Potensi lokal daerah adalah salah satu faktor penentu keberlanjutan dari
pendidikan keterampilan tersebut. Sebab setelah pasca SLB mereka diharapkan
mampu mengolah dan memasarkan potensi daerahnya yang dapat dijadikan sebagai output akhir pendidikan keterampilan.
Jadi pendidikan keterampilan yang ada di SLB haruslah diintegrasikan dan
disesuaikan dengan potensi daerahnya, sehingga sumber bahan baku serta sarana
dan prasarana yang dibutuhkan mudah didapatkan. Kendati demikian kemampuan
dasar yang telah diperoleh penyandang tunarungu seperti kemampuan mengukur,
pengenalan bentuk, pengenalan warna, membedakan halus dan kasar, dapat
dijadikan modal awal dalam pendidikan keterampilan ini. Selain mendapatkan
peragaan keterampilan secara langsung (demonstrasi) dan langkah-langkah kerja
visual (somatik), mereka juga mendapatkan informasi dan dukungan dalam promosi,
pameran. dalam pemasaran hasil karya. Perlu perubahan dalam pendidikan
keterampilan di SLB bagi tunarungu, beralih dari tuntutan penguasaan teknologi
menjadi pemanfaatan potensi lokal daerah. Misalnya di SLB mereka dilatih oleh
guru dalam pencucian mobil, dan setelah lulus diharapkan dapat mencari pekerjaan
atau menciptakan lapangan kerja sesuai
kompetensi tersebut. Namun dalam kenyataannya tidak semua penyandang
tunarungu berasal dari golongan mampu dan bisa membeli peralatan pencucian
mobil, dan peralatannyapun sulit diperoleh. Dalam hal mencari pekerjaan tidak
semua orang bersedia menerima tenaga kerja dengan kondisi tunarungu. Hal inilah
yang menjadi permasalahan mendasar pendidikan keterampilan di SLB kurang
menghasilkan output yang maksimal.
Sehingga harus diubah kedalam pemanfaatan potensi lokal daerah. Misalnya saja
di dareah Adipala, Cilacap, Jawa Tengah yang masyarakatnya kebanyakan penghasil
batu bata merah. Di SLB di sekitar Cilacap, pendidikan keterampilan
vokasionalnya untuk siswa tunarungu haruslah dilatih bagaimana cara membuat
adonan batu bata, mencetaknya, sampai memasarkannya. Dengan konsep sheltered workshop (pelatihan khusus)
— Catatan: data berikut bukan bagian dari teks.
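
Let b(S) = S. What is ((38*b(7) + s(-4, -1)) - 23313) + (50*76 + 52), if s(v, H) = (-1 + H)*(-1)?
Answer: -19193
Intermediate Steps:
s(v, H) = 1 - H
((38*b(7) + s(-4, -1)) - 23313) + (50*76 + 52) = ((38*7 + (1 - 1*(-1))) - 23313) + (50*76 + 52) = ((266 + (1 + 1)) - 23313) + (3800 + 52) = ((266 + 2) - 23313) + 3852 = (268 - 23313) + 3852 = -23045 + 3852 = -19193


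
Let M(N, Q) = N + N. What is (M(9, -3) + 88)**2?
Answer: 11236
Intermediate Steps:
M(N, Q) = 2*N
(M(9, -3) + 88)**2 = (2*9 + 88)**2 = (18 + 88)**2 = 106**2 = 11236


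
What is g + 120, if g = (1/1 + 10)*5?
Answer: 175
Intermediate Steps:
g = 55 (g = (1 + 10)*5 = 11*5 = 55)
g + 120 = 55 + 120 = 175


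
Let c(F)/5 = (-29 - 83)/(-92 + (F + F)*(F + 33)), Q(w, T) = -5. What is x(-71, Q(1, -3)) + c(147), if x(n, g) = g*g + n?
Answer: -607662/13207 ≈ -46.011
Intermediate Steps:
x(n, g) = n + g² (x(n, g) = g² + n = n + g²)
c(F) = -560/(-92 + 2*F*(33 + F)) (c(F) = 5*((-29 - 83)/(-92 + (F + F)*(F + 33))) = 5*(-112/(-92 + (2*F)*(33 + F))) = 5*(-112/(-92 + 2*F*(33 + F))) = -560/(-92 + 2*F*(33 + F)))
x(-71, Q(1, -3)) + c(147) = (-71 + (-5)²) - 280/(-46 + 147² + 33*147) = (-71 + 25) - 280/(-46 + 21609 + 4851) = -46 - 280/26414 = -46 - 280*1/26414 = -46 - 140/13207 = -607662/13207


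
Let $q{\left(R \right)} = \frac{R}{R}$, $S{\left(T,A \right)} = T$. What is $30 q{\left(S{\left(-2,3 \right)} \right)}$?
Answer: $30$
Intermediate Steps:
$q{\left(R \right)} = 1$
$30 q{\left(S{\left(-2,3 \right)} \right)} = 30 \cdot 1 = 30$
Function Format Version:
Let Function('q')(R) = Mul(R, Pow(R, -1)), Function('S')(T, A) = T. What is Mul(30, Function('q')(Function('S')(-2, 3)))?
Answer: 30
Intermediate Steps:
Function('q')(R) = 1
Mul(30, Function('q')(Function('S')(-2, 3))) = Mul(30, 1) = 30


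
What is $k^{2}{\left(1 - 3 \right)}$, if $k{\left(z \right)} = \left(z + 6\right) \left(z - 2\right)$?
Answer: $256$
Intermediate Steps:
$k{\left(z \right)} = \left(-2 + z\right) \left(6 + z\right)$ ($k{\left(z \right)} = \left(6 + z\right) \left(-2 + z\right) = \left(-2 + z\right) \left(6 + z\right)$)
$k^{2}{\left(1 - 3 \right)} = \left(-12 + \left(1 - 3\right)^{2} + 4 \left(1 - 3\right)\right)^{2} = \left(-12 + \left(-2\right)^{2} + 4 \left(-2\right)\right)^{2} = \left(-12 + 4 - 8\right)^{2} = \left(-16\right)^{2} = 256$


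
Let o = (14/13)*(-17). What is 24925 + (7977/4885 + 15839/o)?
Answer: 27974595581/1162630 ≈ 24061.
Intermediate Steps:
o = -238/13 (o = (14*(1/13))*(-17) = (14/13)*(-17) = -238/13 ≈ -18.308)
24925 + (7977/4885 + 15839/o) = 24925 + (7977/4885 + 15839/(-238/13)) = 24925 + (7977*(1/4885) + 15839*(-13/238)) = 24925 + (7977/4885 - 205907/238) = 24925 - 1003957169/1162630 = 27974595581/1162630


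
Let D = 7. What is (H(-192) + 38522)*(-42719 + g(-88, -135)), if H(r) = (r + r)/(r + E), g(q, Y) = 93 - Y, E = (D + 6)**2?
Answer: -37663597490/23 ≈ -1.6375e+9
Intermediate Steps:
E = 169 (E = (7 + 6)**2 = 13**2 = 169)
H(r) = 2*r/(169 + r) (H(r) = (r + r)/(r + 169) = (2*r)/(169 + r) = 2*r/(169 + r))
(H(-192) + 38522)*(-42719 + g(-88, -135)) = (2*(-192)/(169 - 192) + 38522)*(-42719 + (93 - 1*(-135))) = (2*(-192)/(-23) + 38522)*(-42719 + (93 + 135)) = (2*(-192)*(-1/23) + 38522)*(-42719 + 228) = (384/23 + 38522)*(-42491) = (886390/23)*(-42491) = -37663597490/23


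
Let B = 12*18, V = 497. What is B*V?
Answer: 107352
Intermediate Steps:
B = 216
B*V = 216*497 = 107352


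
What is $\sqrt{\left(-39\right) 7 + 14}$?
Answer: $i \sqrt{259} \approx 16.093 i$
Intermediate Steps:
$\sqrt{\left(-39\right) 7 + 14} = \sqrt{-273 + 14} = \sqrt{-259} = i \sqrt{259}$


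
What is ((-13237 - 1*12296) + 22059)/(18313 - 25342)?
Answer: 386/781 ≈ 0.49424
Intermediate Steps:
((-13237 - 1*12296) + 22059)/(18313 - 25342) = ((-13237 - 12296) + 22059)/(-7029) = (-25533 + 22059)*(-1/7029) = -3474*(-1/7029) = 386/781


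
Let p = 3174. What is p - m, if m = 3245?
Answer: -71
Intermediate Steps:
p - m = 3174 - 1*3245 = 3174 - 3245 = -71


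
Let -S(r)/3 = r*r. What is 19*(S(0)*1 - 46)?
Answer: -874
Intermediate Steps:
S(r) = -3*r**2 (S(r) = -3*r*r = -3*r**2)
19*(S(0)*1 - 46) = 19*(-3*0**2*1 - 46) = 19*(-3*0*1 - 46) = 19*(0*1 - 46) = 19*(0 - 46) = 19*(-46) = -874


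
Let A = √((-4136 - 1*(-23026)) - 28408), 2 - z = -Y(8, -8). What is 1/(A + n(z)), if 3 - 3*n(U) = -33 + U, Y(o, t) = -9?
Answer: 129/87511 - 9*I*√9518/87511 ≈ 0.0014741 - 0.010034*I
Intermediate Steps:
z = -7 (z = 2 - (-1)*(-9) = 2 - 1*9 = 2 - 9 = -7)
n(U) = 12 - U/3 (n(U) = 1 - (-33 + U)/3 = 1 + (11 - U/3) = 12 - U/3)
A = I*√9518 (A = √((-4136 + 23026) - 28408) = √(18890 - 28408) = √(-9518) = I*√9518 ≈ 97.56*I)
1/(A + n(z)) = 1/(I*√9518 + (12 - ⅓*(-7))) = 1/(I*√9518 + (12 + 7/3)) = 1/(I*√9518 + 43/3) = 1/(43/3 + I*√9518)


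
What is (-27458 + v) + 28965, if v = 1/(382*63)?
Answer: 36267463/24066 ≈ 1507.0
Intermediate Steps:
v = 1/24066 ≈ 4.1552e-5
(-27458 + v) + 28965 = (-27458 + 1/24066) + 28965 = -660804227/24066 + 28965 = 36267463/24066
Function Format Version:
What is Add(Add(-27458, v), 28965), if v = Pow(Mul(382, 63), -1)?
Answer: Rational(36267463, 24066) ≈ 1507.0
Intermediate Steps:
v = Rational(1, 24066) (v = Pow(24066, -1) = Rational(1, 24066) ≈ 4.1552e-5)
Add(Add(-27458, v), 28965) = Add(Add(-27458, Rational(1, 24066)), 28965) = Add(Rational(-660804227, 24066), 28965) = Rational(36267463, 24066)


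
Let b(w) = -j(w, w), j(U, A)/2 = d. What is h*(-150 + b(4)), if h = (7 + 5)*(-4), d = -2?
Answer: 7008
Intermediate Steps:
j(U, A) = -4 (j(U, A) = 2*(-2) = -4)
b(w) = 4 (b(w) = -1*(-4) = 4)
h = -48 (h = 12*(-4) = -48)
h*(-150 + b(4)) = -48*(-150 + 4) = -48*(-146) = 7008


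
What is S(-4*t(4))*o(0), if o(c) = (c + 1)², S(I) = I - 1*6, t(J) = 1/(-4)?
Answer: -5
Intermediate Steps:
t(J) = -¼
S(I) = -6 + I (S(I) = I - 6 = -6 + I)
o(c) = (1 + c)²
S(-4*t(4))*o(0) = (-6 - 4*(-¼))*(1 + 0)² = (-6 + 1)*1² = -5*1 = -5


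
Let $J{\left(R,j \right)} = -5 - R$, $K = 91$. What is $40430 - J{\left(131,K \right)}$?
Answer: $40566$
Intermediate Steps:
$40430 - J{\left(131,K \right)} = 40430 - \left(-5 - 131\right) = 40430 - -136 = 40430 + 136 = 40566$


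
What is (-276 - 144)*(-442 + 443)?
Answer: -420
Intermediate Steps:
(-276 - 144)*(-442 + 443) = -420*1 = -420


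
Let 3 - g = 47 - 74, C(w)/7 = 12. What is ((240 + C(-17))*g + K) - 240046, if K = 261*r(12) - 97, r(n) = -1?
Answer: -230684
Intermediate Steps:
C(w) = 84 (C(w) = 7*12 = 84)
g = 30 (g = 3 - (47 - 74) = 3 - 1*(-27) = 3 + 27 = 30)
K = -358 (K = 261*(-1) - 97 = -261 - 97 = -358)
((240 + C(-17))*g + K) - 240046 = ((240 + 84)*30 - 358) - 240046 = (324*30 - 358) - 240046 = (9720 - 358) - 240046 = 9362 - 240046 = -230684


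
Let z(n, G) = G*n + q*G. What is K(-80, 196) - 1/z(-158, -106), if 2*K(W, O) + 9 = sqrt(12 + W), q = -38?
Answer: -93493/20776 + I*sqrt(17) ≈ -4.5 + 4.1231*I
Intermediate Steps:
K(W, O) = -9/2 + sqrt(12 + W)/2
z(n, G) = -38*G + G*n (z(n, G) = G*n - 38*G = -38*G + G*n)
K(-80, 196) - 1/z(-158, -106) = (-9/2 + sqrt(12 - 80)/2) - 1/((-106*(-38 - 158))) = (-9/2 + sqrt(-68)/2) - 1/((-106*(-196))) = (-9/2 + (2*I*sqrt(17))/2) - 1/20776 = (-9/2 + I*sqrt(17)) - 1*1/20776 = (-9/2 + I*sqrt(17)) - 1/20776 = -93493/20776 + I*sqrt(17)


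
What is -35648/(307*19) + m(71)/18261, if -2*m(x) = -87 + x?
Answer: -650921464/106516413 ≈ -6.1110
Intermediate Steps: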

siswa pertama kali diberikan materi mengenai
keterampilan pengolahan batu bata oleh guru, lalu diberikan pelatihan langsung
oleh pelaku usaha batu bata (misal masyarakat dibantu oleh guru), dan kemudian
didukung oleh lembaga pendukung usaha batu bata tersebut (missal truk usaha
pengangkut batu bata).
Implementasi Terhadap Pembelajaran
Implementasi
pendidikan keterampilan vokasional produktif melalui model sheltered workshop berbasis potensi lokal daerah ini, yang perlu
dilakukan pertama kali adalah pendekatan program. Menurut Winarno (2000),
Pendekatan program adalah
cara kita didalam
mengembangkan program atau bahan materi. Mengingat anak tunarungu memiliki
keterbatasan pendengaran, maka guru harus merancang pembelajaran seinovatif
mungkin sehingga, siswa dapat menerima pelajaran dengan lebih mudah.
Penyusunan
bahan materi pelajaran perlu mendasarkan pada :
a. Pendekatan
kesiapan kerja
Guru harus menyusun setiap
materi supaya dapat langsung dipraktekkan di kehidupan nyata,
yang dijelaskan
dengan demonstrasi dan somatik agar tidak menimbulkan pemikiran yang abstrak bagi siswa, karena anak
tunarungu memiliki keterbatasan dalam pendengaran. Dengan demikian penyusunan
materi pelajaran hendaknya mendekati pada kehidupan sehari-hari, dan potensi
daerahnya sehingga berorientasi pada kesiapan kerja.
b. Pendekatan
multi dimensional
Pembentukan totalitas 3 ranah kemampuan meliputi
1. Kognitif
berupa konsep, fakta, data, teori, dan pengertian.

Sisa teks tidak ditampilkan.